Les mécanismes de défense et de préservation de la santé
Au travers d’exemples concrets et de nombreux témoignages de policiers, l’auteure explique les divers processus mis en œuvre consciemment ou non afin de poursuivre le travail et d’y survivre (moralement, psychologiquement, socialement et physiquement puisqu’être policier, c’est accepter de donner jusqu’à sa vie pour son métier). Des carrières horizontales en réponse à l’envoi massif de jeunes policiers dans les secteurs les plus difficiles, à la politique ‘du parapluie’ face à une organisation qui exige des policiers qu’ils calquent leurs actes à un éventail de procédures qui tentent de contenir la réalité, en passant par l’intériorisation de représentations de certaines populations afin de se protéger de l’imprévisibilité de leur métier, tous les mécanismes mis en place pour poursuivre le travail sont repérés et explicités.
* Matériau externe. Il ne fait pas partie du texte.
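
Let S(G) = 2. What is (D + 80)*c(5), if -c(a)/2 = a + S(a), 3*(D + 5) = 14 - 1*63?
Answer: -2464/3 ≈ -821.33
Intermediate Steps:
D = -64/3 (D = -5 + (14 - 1*63)/3 = -5 + (14 - 63)/3 = -5 + (⅓)*(-49) = -5 - 49/3 = -64/3 ≈ -21.333)
c(a) = -4 - 2*a (c(a) = -2*(a + 2) = -2*(2 + a) = -4 - 2*a)
(D + 80)*c(5) = (-64/3 + 80)*(-4 - 2*5) = 176*(-4 - 10)/3 = (176/3)*(-14) = -2464/3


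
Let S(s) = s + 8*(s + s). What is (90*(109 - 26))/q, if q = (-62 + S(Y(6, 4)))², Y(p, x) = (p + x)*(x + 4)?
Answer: 3735/842402 ≈ 0.0044338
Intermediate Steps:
Y(p, x) = (4 + x)*(p + x) (Y(p, x) = (p + x)*(4 + x) = (4 + x)*(p + x))
S(s) = 17*s (S(s) = s + 8*(2*s) = s + 16*s = 17*s)
q = 1684804 (q = (-62 + 17*(4² + 4*6 + 4*4 + 6*4))² = (-62 + 17*(16 + 24 + 16 + 24))² = (-62 + 17*80)² = (-62 + 1360)² = 1298² = 1684804)
(90*(109 - 26))/q = (90*(109 - 26))/1684804 = (90*83)*(1/1684804) = 7470*(1/1684804) = 3735/842402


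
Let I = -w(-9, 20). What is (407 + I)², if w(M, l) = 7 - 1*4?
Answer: 163216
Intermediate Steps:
w(M, l) = 3 (w(M, l) = 7 - 4 = 3)
I = -3 (I = -1*3 = -3)
(407 + I)² = (407 - 3)² = 404² = 163216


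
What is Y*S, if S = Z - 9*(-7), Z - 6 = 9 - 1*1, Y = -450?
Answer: -34650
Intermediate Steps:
Z = 14 (Z = 6 + (9 - 1*1) = 6 + (9 - 1) = 6 + 8 = 14)
S = 77 (S = 14 - 9*(-7) = 14 + 63 = 77)
Y*S = -450*77 = -34650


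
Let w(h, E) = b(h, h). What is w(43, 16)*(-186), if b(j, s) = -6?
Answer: 1116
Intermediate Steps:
w(h, E) = -6
w(43, 16)*(-186) = -6*(-186) = 1116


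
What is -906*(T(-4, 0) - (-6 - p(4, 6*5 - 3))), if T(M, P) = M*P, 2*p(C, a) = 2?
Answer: -6342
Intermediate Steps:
p(C, a) = 1 (p(C, a) = (½)*2 = 1)
-906*(T(-4, 0) - (-6 - p(4, 6*5 - 3))) = -906*(-4*0 - (-6 - 1*1)) = -906*(0 - (-6 - 1)) = -906*(0 - 1*(-7)) = -906*(0 + 7) = -906*7 = -6342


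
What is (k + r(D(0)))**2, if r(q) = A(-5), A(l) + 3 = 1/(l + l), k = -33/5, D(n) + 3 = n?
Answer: 9409/100 ≈ 94.090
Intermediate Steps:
D(n) = -3 + n
k = -33/5 (k = -33*1/5 = -33/5 ≈ -6.6000)
A(l) = -3 + 1/(2*l) (A(l) = -3 + 1/(l + l) = -3 + 1/(2*l))
r(q) = -31/10 (r(q) = -3 + (1/2)/(-5) = -3 + (1/2)*(-1/5) = -3 - 1/10 = -31/10)
(k + r(D(0)))**2 = (-33/5 - 31/10)**2 = (-97/10)**2 = 9409/100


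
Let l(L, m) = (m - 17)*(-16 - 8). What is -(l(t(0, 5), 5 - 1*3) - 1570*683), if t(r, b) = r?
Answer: 1071950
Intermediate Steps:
l(L, m) = 408 - 24*m (l(L, m) = (-17 + m)*(-24) = 408 - 24*m)
-(l(t(0, 5), 5 - 1*3) - 1570*683) = -((408 - 24*(5 - 1*3)) - 1570*683) = -((408 - 24*(5 - 3)) - 1072310) = -((408 - 24*2) - 1072310) = -((408 - 48) - 1072310) = -(360 - 1072310) = -1*(-1071950) = 1071950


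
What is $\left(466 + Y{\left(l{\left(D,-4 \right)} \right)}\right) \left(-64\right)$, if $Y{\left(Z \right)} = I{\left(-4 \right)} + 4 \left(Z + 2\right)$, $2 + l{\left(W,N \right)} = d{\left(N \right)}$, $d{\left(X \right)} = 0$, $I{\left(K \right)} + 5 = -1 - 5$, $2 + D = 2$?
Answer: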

Les diverses violences décrites en première partie sont reprises et traitées du point de vue de leurs résonances sur le psychisme individuel et collectif : les processus liés à la souffrance éthique (fait de réaliser, plus ou moins consciemment, un acte allant à l’encontre de son sens moral), l’anesthésie émotionnelle, l’intériorisation d’une culture de la virilité et la mise au banc des caractéristiques rappelant la féminité (empathie, sensibilité, compréhension…).
Les contraintes liées à l’organisation
Bien que le travail quotidien des policiers soit difficile et dangereux, l’auteure démontre comment l’organisation de la police nationale participe au malaise au travers d’une vision de l’agent comme potentiellement défaillant (devant donc être contrôlé), et d’une administration fondée sur un modèle taylorien créant une frontière entre élaboration des politiques de sécurité (les hauts fonctionnaires) et application (les policiers de terrain).
En se coupant de leurs bases, les hauts fonctionnaires instaurent une distance qui engendre des conséquences nocives pour les agents. L’absence de reconnaissance et le déni de la réalité de travail se répercutent dans le quotidien par la formulation d’injonctions paradoxales et la perte d’autonomie, pourtant source de santé au travail.
En conclusion, Nadège Guidou présente un ensemble de 10 propositions destinées à améliorer le quotidien des agents : un livre vrai, sans concession ni langue de bois et qui se veut au plus près de la réalité des policiers.